Манфред Хельман в серии статей 1950-х гг. пытался оценить главные черты общественного строя средневековой Руси в свете «вопроса о русском феодализме» и построений немецких историков школы Verfassungsgeschichte.
Хельман настаивал на своеобразии общественных отношений на Руси и лишь относительно поздней их некоторой частичной «феодализации». В частности, отличной от германской он считал и древнерусскую дружину, исходя из тезиса о германской верности. По его мнению, если на ранних этапах русской истории и обнаруживаются какие-то следы принципа верности в отношениях между князем и дружиной, то это лишь отголоски того влияния, которое на Русь принесли скандинавы, и в любом случае они быстро исчезают. Характерной же для восточного славянства была «добровольная служба», покоившаяся только на материальной заинтересованности сторон. Позднее на Руси эта служба стала обязательной, и возросло «принуждение к подчинению и послушанию» правителю[192]. В славянских странах не сложилось политически активной и экономически независимой знати со своим самосознанием[193].Не находя в позднесредневековой Руси ни ленов, ни иммунитета и выделяя кормление как основную форму вознаграждения служилых людей, Хельман видит перерождение дружинных отношений при московском единодержавии не в феодальные, а в «очень своеобразные и характерные формы служебного права»[194].По-видимому, вследствие того, что Хельман ориентировался на традицию Verfassungsgeschichte,
многие положения которой позднее были пересмотрены или отброшены, современные немецкие исследователи, касающиеся древнерусской дружины, скорее критически воспринимают его выводы. Уве Хальбах смотрит на древнерусскую дружину, опираясь, главным образом, на воззрения А. Е. Преснякова. Хартмут Рюсс, отвергая тезис о «вольной боярской службе», именно верность полагает основанием отношений князя и знати в средневековой Руси и считает возможным возводить её к общеславянским корням[195].Кристиан Любке в книге о «чужаках» (Fremden)

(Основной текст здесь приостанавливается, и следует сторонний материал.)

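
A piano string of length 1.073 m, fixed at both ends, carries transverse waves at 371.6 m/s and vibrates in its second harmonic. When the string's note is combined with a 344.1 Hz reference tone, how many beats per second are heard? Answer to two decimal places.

For a string fixed at both ends, f_n = n·v/(2L) = 2·371.6/(2·1.073) = 346.3187 Hz.
f_beat = |346.3187 − 344.1| = 2.22 Hz.

2.22 Hz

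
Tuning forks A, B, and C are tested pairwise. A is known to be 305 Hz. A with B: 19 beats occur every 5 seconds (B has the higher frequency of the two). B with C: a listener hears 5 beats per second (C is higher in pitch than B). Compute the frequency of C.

313.8 Hz

A–B: Beat frequency = 19/5 = 3.8 Hz.
B is above A, so f_B = 305 + 3.8 = 308.8 Hz.
C is above B, so f_C = 308.8 + 5 = 313.8 Hz.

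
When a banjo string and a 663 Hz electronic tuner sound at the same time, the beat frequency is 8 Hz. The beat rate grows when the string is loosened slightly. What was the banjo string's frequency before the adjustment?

655 Hz

|f − 663| = 8, so the banjo string was at either 655 Hz or 671 Hz.
Reducing tension lowers a string's frequency; the adjustment lowers the banjo string's frequency.
The beat rate rose, so the adjustment moved the banjo string further from 663 Hz — it was already below the reference.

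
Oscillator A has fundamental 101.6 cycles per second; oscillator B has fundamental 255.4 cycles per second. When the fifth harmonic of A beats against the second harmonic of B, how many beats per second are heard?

Fifth harmonic of the first: 5·101.6 = 508.0 Hz.
Second harmonic of the second: 2·255.4 = 510.8 Hz.
f_beat = |508.0 − 510.8| = 2.8 Hz.

2.8 Hz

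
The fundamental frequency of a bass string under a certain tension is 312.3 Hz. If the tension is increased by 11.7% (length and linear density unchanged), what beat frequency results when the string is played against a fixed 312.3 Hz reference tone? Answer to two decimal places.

17.76 Hz

For a string, f ∝ √T, so the new frequency is 312.3·√1.117 = 330.0643 Hz.
f_beat = |330.0643 − 312.3| = 17.76 Hz.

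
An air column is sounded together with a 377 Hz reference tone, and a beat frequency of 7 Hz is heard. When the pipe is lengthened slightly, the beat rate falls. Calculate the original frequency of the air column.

|f − 377| = 7, so the air column was at either 370 Hz or 384 Hz.
A longer pipe has a lower fundamental; the adjustment lowers the air column's frequency.
The beat rate fell, so the adjustment moved the air column toward 377 Hz — it must have started above the reference.

384 Hz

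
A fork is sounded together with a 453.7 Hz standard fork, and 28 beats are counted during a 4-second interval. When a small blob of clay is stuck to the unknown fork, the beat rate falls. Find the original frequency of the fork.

Beat frequency = 28/4 = 7 Hz.
|f − 453.7| = 7, so the fork was at either 446.7 Hz or 460.7 Hz.
Adding mass to a fork lowers its frequency; the adjustment lowers the fork's frequency.
The beat rate fell, so the adjustment moved the fork toward 453.7 Hz — it must have started above the reference.

460.7 Hz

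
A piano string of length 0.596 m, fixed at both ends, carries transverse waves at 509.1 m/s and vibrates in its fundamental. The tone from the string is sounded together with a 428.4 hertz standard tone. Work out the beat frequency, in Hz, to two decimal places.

1.30 Hz

For a string fixed at both ends, f_n = n·v/(2L) = 1·509.1/(2·0.596) = 427.0973 Hz.
f_beat = |427.0973 − 428.4| = 1.30 Hz.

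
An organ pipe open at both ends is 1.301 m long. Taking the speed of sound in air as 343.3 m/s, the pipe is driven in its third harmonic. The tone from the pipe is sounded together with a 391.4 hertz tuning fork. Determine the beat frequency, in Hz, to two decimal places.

4.41 Hz

Open pipe: f_n = n·v/(2L) = 3·343.3/(2·1.301) = 395.8109 Hz.
f_beat = |395.8109 − 391.4| = 4.41 Hz.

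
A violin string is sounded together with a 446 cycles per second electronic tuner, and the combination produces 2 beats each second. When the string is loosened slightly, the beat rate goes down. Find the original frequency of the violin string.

448 Hz

|f − 446| = 2, so the violin string was at either 444 Hz or 448 Hz.
Reducing tension lowers a string's frequency; the adjustment lowers the violin string's frequency.
The beat rate fell, so the adjustment moved the violin string toward 446 Hz — it must have started above the reference.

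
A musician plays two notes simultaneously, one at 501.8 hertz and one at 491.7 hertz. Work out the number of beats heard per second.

10.1 Hz

f_beat = |f₁ − f₂|.
|501.8 − 491.7| = 10.1 Hz.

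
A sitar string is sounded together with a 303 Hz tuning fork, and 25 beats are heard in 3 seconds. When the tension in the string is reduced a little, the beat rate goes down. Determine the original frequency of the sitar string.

Beat frequency = 25/3 = 8.3333 Hz.
|f − 303| = 8.3333, so the sitar string was at either 294.6667 Hz or 311.3333 Hz.
Lower tension means lower frequency; the adjustment lowers the sitar string's frequency.
The beat rate fell, so the adjustment moved the sitar string toward 303 Hz — it must have started above the reference.

311.3333 Hz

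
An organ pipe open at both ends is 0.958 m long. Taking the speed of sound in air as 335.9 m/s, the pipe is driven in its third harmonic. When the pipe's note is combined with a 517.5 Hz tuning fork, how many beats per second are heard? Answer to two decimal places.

8.44 Hz

Open pipe: f_n = n·v/(2L) = 3·335.9/(2·0.958) = 525.9395 Hz.
f_beat = |525.9395 − 517.5| = 8.44 Hz.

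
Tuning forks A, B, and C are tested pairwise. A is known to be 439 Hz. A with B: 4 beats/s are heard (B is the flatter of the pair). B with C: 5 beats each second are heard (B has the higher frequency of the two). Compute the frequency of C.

B is below A, so f_B = 439 − 4 = 435 Hz.
C is below B, so f_C = 435 − 5 = 430 Hz.

430 Hz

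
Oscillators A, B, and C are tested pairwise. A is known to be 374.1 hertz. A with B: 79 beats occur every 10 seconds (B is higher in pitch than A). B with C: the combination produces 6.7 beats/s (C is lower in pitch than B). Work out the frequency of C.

375.3 Hz

A–B: Beat frequency = 79/10 = 7.9 Hz.
B is above A, so f_B = 374.1 + 7.9 = 382 Hz.
C is below B, so f_C = 382 − 6.7 = 375.3 Hz.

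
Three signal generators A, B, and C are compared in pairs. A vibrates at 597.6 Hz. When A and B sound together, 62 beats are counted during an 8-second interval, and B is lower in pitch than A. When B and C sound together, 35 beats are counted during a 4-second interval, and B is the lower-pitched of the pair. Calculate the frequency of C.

A–B: Beat frequency = 62/8 = 7.75 Hz.
B is below A, so f_B = 597.6 − 7.75 = 589.85 Hz.
B–C: Beat frequency = 35/4 = 8.75 Hz.
C is above B, so f_C = 589.85 + 8.75 = 598.6 Hz.

598.6 Hz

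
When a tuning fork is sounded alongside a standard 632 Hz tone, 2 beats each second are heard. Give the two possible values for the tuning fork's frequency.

630 Hz or 634 Hz

|f − 632| = 2, so f = 632 ± 2.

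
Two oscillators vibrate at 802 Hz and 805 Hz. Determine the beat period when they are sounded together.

0.333 s

f_beat = |802 − 805| = 3 Hz.
Beat period T = 1 / f_beat = 1 / 3 s.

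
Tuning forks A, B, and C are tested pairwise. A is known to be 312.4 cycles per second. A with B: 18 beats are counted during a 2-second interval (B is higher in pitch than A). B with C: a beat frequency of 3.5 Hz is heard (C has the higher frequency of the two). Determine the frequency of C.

324.9 Hz

A–B: Beat frequency = 18/2 = 9 Hz.
B is above A, so f_B = 312.4 + 9 = 321.4 Hz.
C is above B, so f_C = 321.4 + 3.5 = 324.9 Hz.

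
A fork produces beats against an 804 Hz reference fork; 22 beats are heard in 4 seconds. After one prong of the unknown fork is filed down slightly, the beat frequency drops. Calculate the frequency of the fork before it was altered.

Beat frequency = 22/4 = 5.5 Hz.
|f − 804| = 5.5, so the fork was at either 798.5 Hz or 809.5 Hz.
Filing a prong removes mass and raises the fork's frequency; the adjustment raises the fork's frequency.
The beat rate fell, so the adjustment moved the fork toward 804 Hz — it must have started below the reference.

798.5 Hz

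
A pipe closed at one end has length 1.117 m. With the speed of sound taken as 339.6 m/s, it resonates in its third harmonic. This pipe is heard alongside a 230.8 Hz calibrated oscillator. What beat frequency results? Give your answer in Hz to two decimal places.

2.78 Hz

Closed pipe (odd harmonics): f_n = n·v/(4L) = 3·339.6/(4·1.117) = 228.0215 Hz.
f_beat = |228.0215 − 230.8| = 2.78 Hz.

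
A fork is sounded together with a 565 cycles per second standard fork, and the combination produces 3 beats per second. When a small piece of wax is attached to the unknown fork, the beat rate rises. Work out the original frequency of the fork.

|f − 565| = 3, so the fork was at either 562 Hz or 568 Hz.
Loading a fork with wax lowers its frequency; the adjustment lowers the fork's frequency.
The beat rate rose, so the adjustment moved the fork further from 565 Hz — it was already below the reference.

562 Hz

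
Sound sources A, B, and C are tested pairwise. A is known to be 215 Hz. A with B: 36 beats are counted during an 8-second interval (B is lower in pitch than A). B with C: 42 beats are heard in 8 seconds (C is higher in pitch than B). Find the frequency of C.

A–B: Beat frequency = 36/8 = 4.5 Hz.
B is below A, so f_B = 215 − 4.5 = 210.5 Hz.
B–C: Beat frequency = 42/8 = 5.25 Hz.
C is above B, so f_C = 210.5 + 5.25 = 215.75 Hz.

215.75 Hz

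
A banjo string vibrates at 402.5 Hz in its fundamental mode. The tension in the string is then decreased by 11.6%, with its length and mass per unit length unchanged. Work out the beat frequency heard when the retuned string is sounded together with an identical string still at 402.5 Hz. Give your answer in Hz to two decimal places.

24.06 Hz

For a string, f ∝ √T, so the new frequency is 402.5·√0.884 = 378.4356 Hz.
f_beat = |378.4356 − 402.5| = 24.06 Hz.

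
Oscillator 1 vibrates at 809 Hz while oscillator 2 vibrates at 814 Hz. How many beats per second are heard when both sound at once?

5 Hz

Beats arise from superposition of two nearby frequencies; the beat rate is |f₁ − f₂|.
|809 − 814| = 5 Hz.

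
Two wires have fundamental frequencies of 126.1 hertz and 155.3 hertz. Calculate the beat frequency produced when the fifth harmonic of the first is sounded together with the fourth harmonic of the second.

Fifth harmonic of the first: 5·126.1 = 630.5 Hz.
Fourth harmonic of the second: 4·155.3 = 621.2 Hz.
f_beat = |630.5 − 621.2| = 9.3 Hz.

9.3 Hz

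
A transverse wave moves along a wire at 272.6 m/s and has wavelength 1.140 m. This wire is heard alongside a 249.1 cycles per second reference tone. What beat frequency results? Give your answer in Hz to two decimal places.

Source frequency f = v/λ = 272.6/1.140 = 239.1228 Hz.
f_beat = |239.1228 − 249.1| = 9.98 Hz.

9.98 Hz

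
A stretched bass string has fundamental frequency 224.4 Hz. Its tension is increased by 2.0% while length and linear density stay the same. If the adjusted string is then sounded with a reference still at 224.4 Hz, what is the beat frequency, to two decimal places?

For a string, f ∝ √T, so the new frequency is 224.4·√1.020 = 226.6329 Hz.
f_beat = |226.6329 − 224.4| = 2.23 Hz.

2.23 Hz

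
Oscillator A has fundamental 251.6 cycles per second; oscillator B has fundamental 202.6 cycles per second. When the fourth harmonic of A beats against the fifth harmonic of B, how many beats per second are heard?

6.6 Hz

Fourth harmonic of the first: 4·251.6 = 1006.4 Hz.
Fifth harmonic of the second: 5·202.6 = 1013.0 Hz.
f_beat = |1006.4 − 1013.0| = 6.6 Hz.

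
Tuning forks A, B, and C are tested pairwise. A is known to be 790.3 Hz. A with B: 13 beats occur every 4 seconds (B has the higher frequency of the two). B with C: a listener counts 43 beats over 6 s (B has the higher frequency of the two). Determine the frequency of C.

A–B: Beat frequency = 13/4 = 3.25 Hz.
B is above A, so f_B = 790.3 + 3.25 = 793.55 Hz.
B–C: Beat frequency = 43/6 = 7.1667 Hz.
C is below B, so f_C = 793.55 − 7.1667 = 786.3833 Hz.

786.3833 Hz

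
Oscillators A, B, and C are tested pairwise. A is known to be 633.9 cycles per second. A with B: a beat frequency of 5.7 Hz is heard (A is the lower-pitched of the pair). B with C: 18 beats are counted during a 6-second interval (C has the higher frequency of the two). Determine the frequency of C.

B is above A, so f_B = 633.9 + 5.7 = 639.6 Hz.
B–C: Beat frequency = 18/6 = 3 Hz.
C is above B, so f_C = 639.6 + 3 = 642.6 Hz.

642.6 Hz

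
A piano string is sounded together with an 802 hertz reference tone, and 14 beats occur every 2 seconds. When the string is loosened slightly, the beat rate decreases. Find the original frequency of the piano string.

Beat frequency = 14/2 = 7 Hz.
|f − 802| = 7, so the piano string was at either 795 Hz or 809 Hz.
Reducing tension lowers a string's frequency; the adjustment lowers the piano string's frequency.
The beat rate fell, so the adjustment moved the piano string toward 802 Hz — it must have started above the reference.

809 Hz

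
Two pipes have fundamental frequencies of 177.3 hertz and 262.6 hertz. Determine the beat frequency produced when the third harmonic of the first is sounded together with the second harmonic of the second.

Third harmonic of the first: 3·177.3 = 531.9 Hz.
Second harmonic of the second: 2·262.6 = 525.2 Hz.
f_beat = |531.9 − 525.2| = 6.7 Hz.

6.7 Hz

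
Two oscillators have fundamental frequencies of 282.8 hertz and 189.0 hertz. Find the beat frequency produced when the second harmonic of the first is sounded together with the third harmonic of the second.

Second harmonic of the first: 2·282.8 = 565.6 Hz.
Third harmonic of the second: 3·189.0 = 567.0 Hz.
f_beat = |565.6 − 567.0| = 1.4 Hz.

1.4 Hz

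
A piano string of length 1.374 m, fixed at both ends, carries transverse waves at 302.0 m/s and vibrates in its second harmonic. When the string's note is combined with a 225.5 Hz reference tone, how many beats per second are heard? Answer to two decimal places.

For a string fixed at both ends, f_n = n·v/(2L) = 2·302.0/(2·1.374) = 219.7962 Hz.
f_beat = |219.7962 − 225.5| = 5.70 Hz.

5.70 Hz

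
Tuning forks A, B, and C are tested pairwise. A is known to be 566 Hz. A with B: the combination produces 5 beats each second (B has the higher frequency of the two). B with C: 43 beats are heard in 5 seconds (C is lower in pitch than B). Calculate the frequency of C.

B is above A, so f_B = 566 + 5 = 571 Hz.
B–C: Beat frequency = 43/5 = 8.6 Hz.
C is below B, so f_C = 571 − 8.6 = 562.4 Hz.

562.4 Hz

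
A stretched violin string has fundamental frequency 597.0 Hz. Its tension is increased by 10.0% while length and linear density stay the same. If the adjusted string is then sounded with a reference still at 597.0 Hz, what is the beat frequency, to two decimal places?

For a string, f ∝ √T, so the new frequency is 597.0·√1.100 = 626.1389 Hz.
f_beat = |626.1389 − 597.0| = 29.14 Hz.

29.14 Hz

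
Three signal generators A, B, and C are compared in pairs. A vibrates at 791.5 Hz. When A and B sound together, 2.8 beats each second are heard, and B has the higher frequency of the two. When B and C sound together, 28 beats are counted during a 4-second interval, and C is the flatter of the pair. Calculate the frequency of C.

B is above A, so f_B = 791.5 + 2.8 = 794.3 Hz.
B–C: Beat frequency = 28/4 = 7 Hz.
C is below B, so f_C = 794.3 − 7 = 787.3 Hz.

787.3 Hz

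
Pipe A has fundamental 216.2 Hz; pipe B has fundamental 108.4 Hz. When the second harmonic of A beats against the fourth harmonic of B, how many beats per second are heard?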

в раннегосударственных образованиях на территории Восточной Европы в IX–XI вв. решительно отвергает идею «германской верности» и считает, что о «дружине» (это понятие он использует в кавычках) позволяют говорить только прямые указания источников на «"группу", члены которой осознают принадлежность к ней как свою идентичность, а себя самих преимущественно как воинов на службе, доставляющей им материальный достаток»[196].Любке, таким образом, делает акцент на групповой «солидарности» и самоидентификации и понимает дружину скорее в «узком смысле». Теоретически такой подход может быть в каких-то случаях и полезен, поскольку позволяет более чётко обозначить явление, покрываемое понятием дружина
(поэтому, например, Любке выводит за рамки этого явления «большую дружину», о которой писал Ф. Граус, – см. чуть ниже[197]). Но с другой стороны, оказывается, что автору очень трудно применить этот подход на конкретных данных – ведь в источниках до периода позднего средневековья мы практически не располагаем свидетельствами, ясно отражающими социально-политическую самоидентификацию групп и отдельных личностей. Источники просто не позволяют автору осветить тот вопрос, который он сам поставил как центральный, подчёркивая важность самоидентификации, – что же объединяло членов дружины между собой и отделяло их от остальных. И в итоге так и остаётся неясным, например, от чего зависело восприятие того или иного пришлого человека (чужака) как человека, особым образом связанного с правителем (князем), или как наёмника.Странно что Любке, хотя рассматривает «дружинные» объединения на широком сравнительно-историческом фоне, отдаёт дань старым представлениям. Так, даже не обсуждая возможность, что аналогии между дружинами у германцев и на Руси могут быть структурно обусловлены, историк высказывается в пользу скандинавского влияния.
Это влияние он усматривает и в формировании на Руси «дружинной идеологии» (а что это за «идеология», не объясняется)[198]
, и в распространении здесь полюдья (вслед скандинавской вейцле), и в утверждении своеобразной формы сеньората[199].